Ce film a le mérite de la cohérence, d'être entier et synthétique. Il en a un autre également précieux : de ne pas se faire d'illusions ou d'en vendre sur ses sujets, de rester conscient des réalités - tout en étant debout contre elles. Il souhaite changer ou repousser les faits du monde, mais n'y va pas la doctrine ou le caprice devant – il braque d'abord son sens du romanesque, sa sensibilité, sa dérision (pas celle du ricaneur ou du cynique – ni celle d'un Willy 1er cumulant 'bien-pensance' et mesquinerie). Selon les moments, nous partageons le regard de Georges ou relativisons le nôtre. Ses excès ne sont pas présentés de façon pathétique, ne doivent a-priori pas inspirer la honte, même lorsqu'il tient un peu de l'animal (en se faisant guider pour traverser la route).


Les impulsions du trisomique débouchent sur plusieurs scènes de comédies. Quelques farces ou surenchères montrent son intelligence tactique et son humour – ceux d'un enfant. D'autres passages relèvent à divers degrés de la fantaisie, en découvrant la vie 'alternative' de Georges : à l'intérieur une vie normale et heureuse se poursuit, agrémentée de féeries et d'interventions de Luis Mariano (le chanteur en costume à paillettes peuple ses songes en chantant 'Maman je t'aime'). Son imagination participe à l'originalité du film (notamment avec cette cavalerie des steppes lancée à la recherche de la petite amie – mongolienne aussi). Avec ses congénères il ouvre les festivités (factuellement, les portes du cirque). Ensemble ils viennent mettre 'l'ambiance' à la conférence de Future Bank ou peut-être, simplement, briser la torpeur de cette assemblée, relativiser son sérieux et l'importance de ses discussions.


À la fin on jette les carcans de l'ordre et de la raison, jusqu'à faire péter le feu d'artifice – mais tout ça n'est pas qu'un rêve et les retombées que les simples d'esprit auront oublié d'anticiper arrivent et poussent les grands espoirs vers la sortie. Plus à la fin encore, Harry sympathise avec des éboueurs, manifestement de 'bons vivants' tout en 'simplicité'. Les classes laborieuses remplacent le gogol à la ville – il y aurait de quoi s'offusquer ou se sentir embarrassé, mais c'est encore juger et prendre la légitimité de l'autre, c'est aussi rester extérieur au point de vue du film, ne pas embrasser cette candeur convaincue, possiblement militante (contrairement à T'aime de Patrick Sébastien où elle le débordait). Le Huitième jour est un partisan conscient, 'éclairé' mais toujours idéaliste et moraliste, de la niaiserie et du mignon.

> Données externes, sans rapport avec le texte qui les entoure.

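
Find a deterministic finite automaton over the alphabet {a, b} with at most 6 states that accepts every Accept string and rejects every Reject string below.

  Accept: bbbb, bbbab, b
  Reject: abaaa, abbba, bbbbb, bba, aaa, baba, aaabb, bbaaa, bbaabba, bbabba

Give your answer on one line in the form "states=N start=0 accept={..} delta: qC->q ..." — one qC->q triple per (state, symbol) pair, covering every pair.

states=3 start=0 accept={1} delta: 0a->0 0b->1 1a->0 1b->2 2a->0 2b->0

Grow the machine one transition at a time. Run the examples from 0; the earliest place one falls off (shortest prefix, ties alphabetical) gets sent to the lowest-numbered state that keeps every Accept/Reject pair distinguishable — a pair clashes when both reach the same state with identical unread suffix — and to a fresh state only if none does.
a: 0a undefined. 0a->0: ok.
b: 0b undefined. 0b->0: no, bbbb/abaaa meet in 0. Open state 1: 0b->1.
ba: 1a undefined. 1a->0: ok.
bb: 1b undefined. 1b->0: no, bbbb/abaaa meet in 0. 1b->1: no, bbbb/bbbbb meet in 1. Open state 2: 1b->2.
bba: 2a undefined. 2a->0: ok.
bbb: 2b undefined. 2b->0: ok.
All examples now run through 3 states with every (state, symbol) defined. Accept strings end in {1}, Reject strings end in {0,2}; accept={1}.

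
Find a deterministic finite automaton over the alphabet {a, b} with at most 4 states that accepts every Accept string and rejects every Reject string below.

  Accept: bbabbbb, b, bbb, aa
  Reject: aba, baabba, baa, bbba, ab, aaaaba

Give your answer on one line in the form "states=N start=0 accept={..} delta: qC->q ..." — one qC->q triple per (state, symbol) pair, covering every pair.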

Cette affirmation est à son paroxysme quand Harry s'exclame « oh une coccinelle » en pleine réunion, puis via les représentations dans les scènes suivantes (face à l'écran de neige, marchant sur l'eau).

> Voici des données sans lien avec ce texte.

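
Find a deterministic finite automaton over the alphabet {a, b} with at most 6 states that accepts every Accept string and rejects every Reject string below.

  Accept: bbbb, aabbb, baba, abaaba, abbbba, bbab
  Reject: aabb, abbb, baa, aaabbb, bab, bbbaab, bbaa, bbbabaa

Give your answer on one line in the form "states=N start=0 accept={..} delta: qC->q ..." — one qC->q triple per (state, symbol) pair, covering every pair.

states=6 start=0 accept={0,4,5} delta: 0a->1 0b->2 1a->0 1b->0 2a->0 2b->3 3a->3 3b->4 4a->5 4b->0 5a->0 5b->1

Fold the examples into a partial DFA from state 0: repeatedly fix the first undefined (state, symbol) met by the shortest-then-alphabetical prefix, trying targets in increasing order and rejecting any under which an Accept and a Reject string meet in one state with the same remainder; add a state when all current targets are rejected. Accepting states are where Accept strings end.
a: 0a undefined. 0a->0: no, aabbb/abbb meet in 0 with "bbb" left. Open state 1: 0a->1.
b: 0b undefined. 0b->0: no, bbab/bab meet in 1 with "b" left. 0b->1: no, bbbb/abbb meet in 1 with "bbb" left. Open state 2: 0b->2.
aa: 1a undefined. 1a->0: ok.
ab: 1b undefined. 1b->0: ok.
ba: 2a undefined. 2a->0: ok.
bb: 2b undefined. 2b->0: no, bbbb/aabb meet in 0. 2b->1: no, bbbb/bab meet in 2. 2b->2: no, bbbb/aabb meet in 2. Open state 3: 2b->3.
bba: 3a undefined. 3a->0: no, bbab/bab meet in 2. 3a->1: no, baba/bbaa meet in 0. 3a->2: no, baba/bbaa meet in 0. 3a->3: ok.
bbb: 3b undefined. 3b->0: no, bbbb/bab meet in 2. 3b->1: no, bbbb/bbbaab meet in 0. 3b->2: no, bbbb/aabb meet in 3. 3b->3: no, bbbb/aabb meet in 3. Open state 4: 3b->4.
bbba: 4a undefined. 4a->0: no, baba/bbbaab meet in 0. 4a->1: no, baba/bbbabaa meet in 0. 4a->2: no, abbbba/bab meet in 2. 4a->3: no, aabbb/bbbaab meet in 4. 4a->4: no, bbbb/bbbaab meet in 4 with "b" left. Open state 5: 4a->5.
bbbb: 4b undefined. 4b->0: ok.
bbbaa: 5a undefined. 5a->0: ok.
bbbab: 5b undefined. 5b->0: no, bbbb/bbbabaa meet in 0. 5b->1: ok.
All examples now run through 6 states with every (state, symbol) defined. Accept strings end in {0,4,5}, Reject strings end in {1,2,3}; accept={0,4,5}.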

Selon le parti-pris établi, le bas de la société et du développement détient le contact authentique, premier, avec la vie, en somme côtoie, par instinct et non en raisonnant, 'le vrai le beau et le bon'. Le Huitième jour est à l'opposé d'une vision élitiste, abstraite, exigeante de l'Homme (il ne se soucie pas de la réprimer, ne le souhaite probablement pas, se place ailleurs). Il y préfère une version 'ratée' (différente ou diminuée sont défendables), qui ressemble à une régression intense de l'Humanité normalement mue et constituée, capable de fonctionner (avec des béquilles et de l'attention) mais pas de produire. Élever la débilité ou l'inconscience au rang du normal et de l'aimable est subversif. Après la parodie d'humain, une parodie de Jésus clôt la séance (un jour s'ajoute à la semaine fournie par Dieu – comme un chromosome s'est invité pour déformer la création). L'individu est laid et retardé (ses lunettes de soleil révèlent une parenté avec le type du Gangnam Style), ce n'est pas tout à fait un pécheur, mais comme les gens de cette trempe il est difficile à aider, à aimer, à tolérer – sincèrement. Il pousse à l'humilité.

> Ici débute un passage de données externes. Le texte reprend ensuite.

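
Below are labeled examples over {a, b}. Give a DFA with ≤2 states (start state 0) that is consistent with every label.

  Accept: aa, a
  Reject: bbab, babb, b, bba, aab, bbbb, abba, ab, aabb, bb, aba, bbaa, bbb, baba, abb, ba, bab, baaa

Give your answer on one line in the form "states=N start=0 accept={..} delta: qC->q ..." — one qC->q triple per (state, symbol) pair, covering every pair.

states=2 start=0 accept={0} delta: 0a->0 0b->1 1a->1 1b->1

Grow the machine one transition at a time. Run the examples from 0; the earliest place one falls off (shortest prefix, ties alphabetical) gets sent to the lowest-numbered state that keeps every Accept/Reject pair distinguishable — a pair clashes when both reach the same state with identical unread suffix — and to a fresh state only if none does.
a: 0a undefined. 0a->0: ok.
b: 0b undefined. 0b->0: no, aa/bbab meet in 0. Open state 1: 0b->1.
ba: 1a undefined. 1a->0: no, aa/aba meet in 0. 1a->1: ok.
bb: 1b undefined. 1b->0: no, aa/bba meet in 0. 1b->1: ok.
All examples now run through 2 states with every (state, symbol) defined. Accept strings end in {0}, Reject strings end in {1}; accept={0}.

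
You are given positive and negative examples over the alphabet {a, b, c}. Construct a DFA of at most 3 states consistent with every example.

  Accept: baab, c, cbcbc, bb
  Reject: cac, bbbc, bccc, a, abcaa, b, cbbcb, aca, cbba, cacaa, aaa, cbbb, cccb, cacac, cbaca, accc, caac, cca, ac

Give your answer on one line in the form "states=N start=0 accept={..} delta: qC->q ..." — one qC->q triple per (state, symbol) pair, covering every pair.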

Pascal Duquenne est devenu un comédien rare mais emblématique à partir de ce film. Depuis vingt ans il assure la visibilité dont les trisomiques 21, comme toute minorité stigmatisée (ou lésée par l'ordre spontané), doivent théoriquement jouir. Concrètement il surgit ponctuellement dans des pubs ou des émissions télés, voire dans quelques films, son activité de graveur l'occupant davantage sur le long-terme. Il a aussi participé aux tournées internationales d'une pièce et d'un spectacle de danse et obtenu la reconnaissance des institutions de son pays (étiqueté commandeur de l'ordre de la couronne). Le réalisateur, belge lui aussi, est revenu à deux reprises avec de grosses promesses (via Mr Nobody avec Jared Leto puis Le Tout Nouveau Testament avec Poelvoorde).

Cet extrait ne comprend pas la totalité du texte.